Saturday, February 22, 2014

Stockholder? Stakeholder? Bagholder?


No law requires a corporation to make as much profit as possible in the next quarter, or next year, or whenever.

In fact, a corporation isn’t legally required to be “profitable” an any particular quantifiable way.


Harold Meyerson put a fine point on this obscure fact a few days ago on WashingtonPost.com.

He threw cold water on the rather modern business buzz of “maximizing shareholder value,” in short, driving the price of the company’s stock ever higher.

Meyerson said:
“ . . . the fact is that there is no legal requirement for for-profit companies to maximize returns to shareholders. When a company is for sale, its directors are required to do all they can to maximize its value. 
At any other time, corporate law simply dictates that directors are supposed to help the company prosper and do nothing to benefit themselves at the company’s expense. But no law requires corporations to maximize returns to shareholders. Say a company would prosper by hiring more skilled but more costly workers, by building a new factory or outlet, by spending more on research and development — even if such actions reduce returns to shareholders in the next dividend payment. Those actions are entirely legal, not to mention existentially smart . . .”

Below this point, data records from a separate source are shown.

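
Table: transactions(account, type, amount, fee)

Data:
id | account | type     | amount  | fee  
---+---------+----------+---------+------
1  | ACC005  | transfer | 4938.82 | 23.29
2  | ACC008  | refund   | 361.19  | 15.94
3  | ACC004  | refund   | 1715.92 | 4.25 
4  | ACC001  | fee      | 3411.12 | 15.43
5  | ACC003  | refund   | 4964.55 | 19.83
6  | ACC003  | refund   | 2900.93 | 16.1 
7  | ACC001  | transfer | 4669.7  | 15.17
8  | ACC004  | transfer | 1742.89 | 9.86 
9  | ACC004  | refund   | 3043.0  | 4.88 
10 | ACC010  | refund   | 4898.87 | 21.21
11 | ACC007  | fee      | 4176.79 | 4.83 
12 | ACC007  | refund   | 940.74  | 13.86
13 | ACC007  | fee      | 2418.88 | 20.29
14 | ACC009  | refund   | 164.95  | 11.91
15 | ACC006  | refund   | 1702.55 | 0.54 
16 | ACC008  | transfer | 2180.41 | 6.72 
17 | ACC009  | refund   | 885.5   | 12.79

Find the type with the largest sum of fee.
SELECT type, SUM(fee) as val
FROM transactions
GROUP BY type
ORDER BY val DESC
LIMIT 1

Result: refund with sum(fee) = 121.31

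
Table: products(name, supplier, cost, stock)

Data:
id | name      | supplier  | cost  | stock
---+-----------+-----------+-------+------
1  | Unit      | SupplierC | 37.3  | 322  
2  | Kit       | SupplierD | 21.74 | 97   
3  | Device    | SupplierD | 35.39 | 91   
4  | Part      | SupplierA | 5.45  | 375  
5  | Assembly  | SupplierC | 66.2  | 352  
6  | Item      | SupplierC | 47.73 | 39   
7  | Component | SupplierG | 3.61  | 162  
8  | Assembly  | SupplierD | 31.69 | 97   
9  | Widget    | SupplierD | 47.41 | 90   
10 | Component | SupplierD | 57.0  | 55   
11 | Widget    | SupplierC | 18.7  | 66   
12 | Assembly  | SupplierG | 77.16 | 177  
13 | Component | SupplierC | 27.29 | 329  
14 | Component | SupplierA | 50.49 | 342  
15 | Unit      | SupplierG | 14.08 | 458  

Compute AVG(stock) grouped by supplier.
SELECT supplier, AVG(stock) as result
FROM products
GROUP BY supplier

Result:
  SupplierA: 358.50
  SupplierC: 221.60
  SupplierD: 86.00
  SupplierG: 265.67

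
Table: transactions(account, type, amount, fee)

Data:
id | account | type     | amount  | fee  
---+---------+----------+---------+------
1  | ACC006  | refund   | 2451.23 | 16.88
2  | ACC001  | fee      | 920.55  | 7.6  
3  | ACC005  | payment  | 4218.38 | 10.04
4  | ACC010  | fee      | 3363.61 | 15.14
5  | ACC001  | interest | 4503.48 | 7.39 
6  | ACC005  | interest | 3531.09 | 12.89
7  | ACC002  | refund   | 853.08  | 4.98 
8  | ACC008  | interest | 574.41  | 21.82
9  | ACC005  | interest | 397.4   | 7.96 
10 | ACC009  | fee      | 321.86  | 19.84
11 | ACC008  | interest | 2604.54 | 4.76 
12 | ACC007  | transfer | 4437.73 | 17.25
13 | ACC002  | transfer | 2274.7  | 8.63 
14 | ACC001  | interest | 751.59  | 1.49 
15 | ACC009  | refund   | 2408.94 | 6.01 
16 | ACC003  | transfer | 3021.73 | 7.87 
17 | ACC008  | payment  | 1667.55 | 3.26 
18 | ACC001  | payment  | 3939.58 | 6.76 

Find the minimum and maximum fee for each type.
SELECT type, MIN(fee), MAX(fee)
FROM transactions
GROUP BY type

Result:
  fee: min=7.60, max=19.84
  interest: min=1.49, max=21.82
  payment: min=3.26, max=10.04
  refund: min=4.98, max=16.88
  transfer: min=7.87, max=17.25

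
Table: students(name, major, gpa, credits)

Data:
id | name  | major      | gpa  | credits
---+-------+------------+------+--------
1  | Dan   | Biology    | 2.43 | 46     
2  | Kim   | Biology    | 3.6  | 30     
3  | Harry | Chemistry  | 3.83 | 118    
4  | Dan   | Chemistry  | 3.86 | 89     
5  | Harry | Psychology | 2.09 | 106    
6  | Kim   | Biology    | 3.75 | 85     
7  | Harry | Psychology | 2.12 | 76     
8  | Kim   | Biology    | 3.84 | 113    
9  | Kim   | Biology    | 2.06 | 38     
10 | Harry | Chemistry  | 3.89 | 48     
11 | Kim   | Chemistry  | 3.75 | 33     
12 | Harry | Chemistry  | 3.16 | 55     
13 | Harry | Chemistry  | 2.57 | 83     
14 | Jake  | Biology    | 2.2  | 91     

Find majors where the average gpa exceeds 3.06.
SELECT major, AVG(gpa)
FROM students
GROUP BY major
HAVING AVG(gpa) > 3.06

Result:
  Chemistry: avg=3.51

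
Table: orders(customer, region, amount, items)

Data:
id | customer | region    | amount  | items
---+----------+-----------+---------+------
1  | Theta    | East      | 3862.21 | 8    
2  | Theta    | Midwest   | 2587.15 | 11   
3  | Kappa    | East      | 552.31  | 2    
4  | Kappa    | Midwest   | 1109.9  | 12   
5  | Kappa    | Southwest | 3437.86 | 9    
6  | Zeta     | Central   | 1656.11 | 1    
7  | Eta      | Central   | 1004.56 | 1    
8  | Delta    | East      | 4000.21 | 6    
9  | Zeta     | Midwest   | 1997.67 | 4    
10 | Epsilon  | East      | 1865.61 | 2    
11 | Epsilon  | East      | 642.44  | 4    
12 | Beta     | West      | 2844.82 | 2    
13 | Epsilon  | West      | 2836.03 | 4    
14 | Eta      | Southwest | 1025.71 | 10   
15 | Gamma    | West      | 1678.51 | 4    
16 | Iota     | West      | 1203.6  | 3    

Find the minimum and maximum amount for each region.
SELECT region, MIN(amount), MAX(amount)
FROM orders
GROUP BY region

Result:
  Central: min=1004.56, max=1656.11
  East: min=552.31, max=4000.21
  Midwest: min=1109.90, max=2587.15
  Southwest: min=1025.71, max=3437.86
  West: min=1203.60, max=2844.82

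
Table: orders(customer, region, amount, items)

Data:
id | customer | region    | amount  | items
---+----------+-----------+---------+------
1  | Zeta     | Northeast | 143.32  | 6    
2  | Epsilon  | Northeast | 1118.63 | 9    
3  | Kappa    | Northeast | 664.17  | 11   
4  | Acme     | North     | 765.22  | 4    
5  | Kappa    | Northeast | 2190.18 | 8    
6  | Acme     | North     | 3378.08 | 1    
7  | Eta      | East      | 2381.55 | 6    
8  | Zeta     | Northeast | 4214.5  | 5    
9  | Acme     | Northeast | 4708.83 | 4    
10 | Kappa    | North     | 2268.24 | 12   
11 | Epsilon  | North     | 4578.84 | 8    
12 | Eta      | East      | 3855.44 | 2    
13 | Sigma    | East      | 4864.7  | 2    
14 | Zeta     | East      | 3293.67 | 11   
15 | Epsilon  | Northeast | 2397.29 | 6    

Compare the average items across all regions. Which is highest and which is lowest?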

The idea of “maximizing shareholder value” is not uniquely American, but in most other countries it is not viewed as a divinely inspired idea.

Meyerson of course makes the followup point: since Milton Friedman got the “maximize profits” ball rolling in 1970, American corporate leaders and corporate directors have twisted the idea into a popularly respectable coverup—for their greedy manipulation of stock prices and pay packages to give CEOs and directors and top execs those multi-million dollar pay packages. This ripoff is sometimes euphemistically called “shareholder capitalism,” but shareholders aren’t really the beneficiaries.

Meyerson sums up: “Shareholder capitalism is sustained not by law but by an institutional edifice of greed. The U.S. economy will not work again for the American people until they tear down that edifice.”